GRAZIA, divisione (3, 150. 154)

(III, 150) Il predetto aiuto divino è detto grazia. Che cosa sia la grazia «gratum faciens», o santificante

Dato che l’aiuto divino concesso all’uomo previene ogni merito, come abbiamo appena visto [c. prec.], ne segue che tale aiuto è dato gratuitamente, ed era giusto che prendesse il nome di grazia. Rm 11,6: «Se è grazia non è dalle opere, altrimenti la grazia non è più grazia» […]. Questo aiuto però è chiamato grazia non solo perché è dato gratuitamente, ma anche perché rende l’uomo gradito (gratum) a Dio. Ora, è necessario che nell’uomo che ne è gratificato questa grazia sia qualcosa come una forma e una perfezione personale. Infatti: Ciò che è orientato a un fine è necessario che abbia un ordinamento continuo verso di esso […]. Dunque la grazia santificante è una forma o perfezione permanente dell’uomo, anche quando egli non agisce. La grazia di Dio è presentata dalla Scrittura come una luce. Ef 5,18: «Un tempo eravate tenebre, ma ora siete luce nel Signore». Ed è giusto che sia chiamata luce, ossia principio della visione, quella perfezione con la quale l’uomo viene condotto all’ultimo fine, che consiste nella visione di Dio. Viene così esclusa l’opinione di alcuni secondo i quali la grazia di Dio non porrebbe nulla nell’essere umano […]. Infatti l’amore divino causa il bene che ama in un altro; non sempre invece è così nell’amore umano.

(III, 151) La grazia santificante causa in noi l’amore verso Dio

Infatti l’intenzione principale di chi ama è di essere riamato, attraendo l’amato al proprio amore: e se ciò non accade, l’amore finisce per dissolversi. Quindi dalla grazia santificante deriva che la persona ami Dio. «È proprio degli amici volere e non volere la stessa cosa, e delle stesse cose rallegrarsi e rattristarsi». Dunque dalla grazia santificante l’uomo è reso amante di Dio, poiché da essa l’uomo è guidato verso il fine a lui comunicato da Dio. Di qui le parole dell’Apostolo in Rm 5,5: «La carità di Dio è stata effusa nei nostri cuori dallo Spirito Santo che ci è stato dato». Inoltre a coloro che lo amano il Signore ha promesso la visione di se stesso [Gv 14,21]: «Chi mi ama sarà amato dal Padre mio: e io lo amerò, e gli manifesterò me stesso». Perciò è evidente che la grazia, che guida verso il fine che è la visione di Dio, causa in noi l’amore di Dio.

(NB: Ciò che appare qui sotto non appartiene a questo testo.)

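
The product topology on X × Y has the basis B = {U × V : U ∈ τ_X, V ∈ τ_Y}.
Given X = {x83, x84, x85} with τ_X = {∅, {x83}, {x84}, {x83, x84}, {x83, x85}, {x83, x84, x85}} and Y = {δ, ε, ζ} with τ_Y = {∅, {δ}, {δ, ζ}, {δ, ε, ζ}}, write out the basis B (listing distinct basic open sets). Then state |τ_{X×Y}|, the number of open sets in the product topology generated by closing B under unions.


Basis B = {∅ × ∅, {x83} × {δ}, {x84} × {δ}, {x83} × {δ, ζ}, {x83, x84} × {δ}, {x83, x85} × {δ}, {x84} × {δ, ζ}, {x83} × {δ, ε, ζ}, {x83, x84, x85} × {δ}, {x84} × {δ, ε, ζ}, {x83, x84} × {δ, ζ}, {x83, x85} × {δ, ζ}, {x83, x84} × {δ, ε, ζ}, {x83, x85} × {δ, ε, ζ}, {x83, x84, x85} × {δ, ζ}, {x83, x84, x85} × {δ, ε, ζ}}; |τ_{X×Y}| = 40.

Enumerate products U × V with U ∈ τ_X, V ∈ τ_Y (deduplicated):
  ∅ × ∅ = {} (∅)
  {x83} × {δ} = {(x83,δ)}
  {x84} × {δ} = {(x84,δ)}
  {x83} × {δ, ζ} = {(x83,δ), (x83,ζ)}
  {x83, x84} × {δ} = {(x83,δ), (x84,δ)}
  {x83, x85} × {δ} = {(x83,δ), (x85,δ)}
  {x84} × {δ, ζ} = {(x84,δ), (x84,ζ)}
  {x83} × {δ, ε, ζ} = {(x83,δ), (x83,ε), (x83,ζ)}
  {x83, x84, x85} × {δ} = {(x83,δ), (x84,δ), (x85,δ)}
  {x84} × {δ, ε, ζ} = {(x84,δ), (x84,ε), (x84,ζ)}
  {x83, x84} × {δ, ζ} = {(x83,δ), (x83,ζ), (x84,δ), (x84,ζ)}
  {x83, x85} × {δ, ζ} = {(x83,δ), (x83,ζ), (x85,δ), (x85,ζ)}
  {x83, x84} × {δ, ε, ζ} = {(x83,δ), (x83,ε), (x83,ζ), (x84,δ), (x84,ε), (x84,ζ)}
  {x83, x85} × {δ, ε, ζ} = {(x83,δ), (x83,ε), (x83,ζ), (x85,δ), (x85,ε), (x85,ζ)}
  {x83, x84, x85} × {δ, ζ} = {(x83,δ), (x83,ζ), (x84,δ), (x84,ζ), (x85,δ), (x85,ζ)}
  {x83, x84, x85} × {δ, ε, ζ} = {(x83,δ), (x83,ε), (x83,ζ), (x84,δ), (x84,ε), (x84,ζ), (x85,δ), (x85,ε), (x85,ζ)}
These 16 distinct sets form the basis B.
Close under arbitrary unions to get τ_{X×Y}; counting gives |τ_{X×Y}| = 40.


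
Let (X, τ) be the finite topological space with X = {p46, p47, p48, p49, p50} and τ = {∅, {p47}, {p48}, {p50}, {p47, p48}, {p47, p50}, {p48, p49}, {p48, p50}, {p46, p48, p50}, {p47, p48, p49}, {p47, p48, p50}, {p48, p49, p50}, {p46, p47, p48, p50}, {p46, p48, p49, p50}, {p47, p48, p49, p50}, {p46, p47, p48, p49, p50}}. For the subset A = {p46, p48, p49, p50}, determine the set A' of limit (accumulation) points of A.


A' = {p46, p49}

For each x ∈ X, list the open sets U ∈ τ with x ∈ U, then check whether U ∩ (A ∖ {x}) ≠ ∅ for every such U.
  x = p46: opens ∋ x are {p46, p48, p50}, {p46, p47, p48, p50}, {p46, p48, p49, p50}, {p46, p47, p48, p49, p50}; each meets A ∖ {p46}, so x IS a limit point.
  x = p47: open {p47} ∋ x has {p47} ∩ (A ∖ {p47}) = ∅, so x is NOT a limit point.
  x = p48: open {p48} ∋ x has {p48} ∩ (A ∖ {p48}) = ∅, so x is NOT a limit point.
  x = p49: opens ∋ x are {p48, p49}, {p47, p48, p49}, {p48, p49, p50}, {p46, p48, p49, p50}, {p47, p48, p49, p50}, {p46, p47, p48, p49, p50}; each meets A ∖ {p49}, so x IS a limit point.
  x = p50: open {p50} ∋ x has {p50} ∩ (A ∖ {p50}) = ∅, so x is NOT a limit point.
Collecting: A' = {p46, p49}.


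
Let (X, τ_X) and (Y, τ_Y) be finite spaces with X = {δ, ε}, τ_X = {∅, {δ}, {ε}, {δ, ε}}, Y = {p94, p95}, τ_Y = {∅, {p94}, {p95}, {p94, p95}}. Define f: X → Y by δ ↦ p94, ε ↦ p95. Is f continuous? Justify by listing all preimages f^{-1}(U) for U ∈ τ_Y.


f IS continuous.

Compute f^{-1}(U) for each U ∈ τ_Y:
  U = ∅: f^{-1}(U) = ∅ ∈ τ_X ✓.
  U = {p94}: f^{-1}(U) = {δ} ∈ τ_X ✓.
  U = {p95}: f^{-1}(U) = {ε} ∈ τ_X ✓.
  U = {p94, p95}: f^{-1}(U) = {δ, ε} ∈ τ_X ✓.
Every preimage lies in τ_X, so f IS continuous.


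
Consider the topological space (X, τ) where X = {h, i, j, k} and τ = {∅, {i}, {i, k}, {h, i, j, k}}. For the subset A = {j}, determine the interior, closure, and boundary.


int(A) = ∅, cl(A) = {h, j}, ∂A = {h, j}.

Closed sets in (X, τ) are complements of opens:
  closed(X, τ) = {∅, {h, j}, {h, j, k}, {h, i, j, k}}.
int(A) = ⋃ {U ∈ τ : U ⊆ A}. Opens contained in A: ∅.
Taking the union of these: int(A) = ∅.
cl(A) = ⋂ {C closed : A ⊆ C}. Closed sets containing A: {h, j}, {h, j, k}, {h, i, j, k}.
Intersecting these: cl(A) = {h, j}.
∂A = cl(A) ∖ int(A) = {h, j} ∖ ∅ = {h, j}.


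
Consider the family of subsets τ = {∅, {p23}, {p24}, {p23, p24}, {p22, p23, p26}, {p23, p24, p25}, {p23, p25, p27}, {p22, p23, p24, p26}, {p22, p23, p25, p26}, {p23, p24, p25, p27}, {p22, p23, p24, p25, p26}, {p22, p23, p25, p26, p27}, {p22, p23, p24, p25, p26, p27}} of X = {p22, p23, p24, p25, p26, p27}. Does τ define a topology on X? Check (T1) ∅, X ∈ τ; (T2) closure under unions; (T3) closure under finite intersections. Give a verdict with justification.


τ is NOT a topology on X.

Axiom (T1): ∅ ∈ τ? Yes; X ∈ τ? Yes.
Axiom (T2/T3): check pairwise unions and intersections of members of τ.
Counterexample for (T3): {p23, p24, p25} ∩ {p23, p25, p27} = {p23, p25} ∉ τ. Therefore τ is NOT a topology.


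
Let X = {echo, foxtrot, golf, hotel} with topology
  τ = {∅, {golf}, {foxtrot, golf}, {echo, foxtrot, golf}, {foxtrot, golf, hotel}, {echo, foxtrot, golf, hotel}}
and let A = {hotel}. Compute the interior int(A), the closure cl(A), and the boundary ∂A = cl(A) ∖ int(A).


int(A) = ∅, cl(A) = {hotel}, ∂A = {hotel}.

Closed sets in (X, τ) are complements of opens:
  closed(X, τ) = {∅, {echo}, {hotel}, {echo, hotel}, {echo, foxtrot, hotel}, {echo, foxtrot, golf, hotel}}.
int(A) = ⋃ {U ∈ τ : U ⊆ A}. Opens contained in A: ∅.
Taking the union of these: int(A) = ∅.
cl(A) = ⋂ {C closed : A ⊆ C}. Closed sets containing A: {hotel}, {echo, hotel}, {echo, foxtrot, hotel}, {echo, foxtrot, golf, hotel}.
Intersecting these: cl(A) = {hotel}.
∂A = cl(A) ∖ int(A) = {hotel} ∖ ∅ = {hotel}.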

(III, 152) La grazia di Dio causa in noi la fede

Il moto con il quale siamo guidati all’ultimo fine della grazia, è volontario [cf. c. 148]. Ora, non può esserci un moto volontario verso qualcosa se questo qualcosa non è conosciuto. Quindi la grazia deve prestabilire in noi la conoscenza dell’ultimo fine, affinché volontariamente ci dirigiamo verso di esso. Questa conoscenza però nello stato presente non può essere secondo una visione aperta, come si è dimostrato [cc 48 e 52]. Dovrà essere quindi una conoscenza per fede. All’uomo, per conseguire l’ultimo fine, viene concessa una perfezione superiore alla sua natura, cioè la grazia, come abbiamo visto [cf. c. 150]. Bisogna quindi che anche al di sopra della conoscenza naturale sia concessa all’uomo una certa conoscenza che superi la ragione naturale. E questa è la conoscenza della fede, che ha per oggetto realtà che non si possono vedere con la ragione naturale.

(III, 153) La grazia di Dio causa in noi la speranza

In ogni persona che ama nasce il desiderio di unirsi per quanto possibile all’amato […]. Ora, la fede mostra che è possibile l’unione dell’uomo con Dio in quella perfetta fruizione in cui consiste la beatitudine. Di qui nasce la speranza.

(III, 154) I doni della grazia «gratis data»

Questi doni sono così descritti dall’Apostolo [1Cor 12, 8-10]: «All’uno è data dallo Spirito la parola della sapienza; a un altro la parola della scienza, secondo il medesimo Spirito; a un altro la fede nel medesimo Spirito; a un altro il dono delle guarigioni nell’identico Spirito; a un altro l’operazione dei prodigi; a un altro la profezia; a un altro il discernimento degli spiriti; a un altro la varietà delle lingue; a un altro l’interpretazione dei discorsi».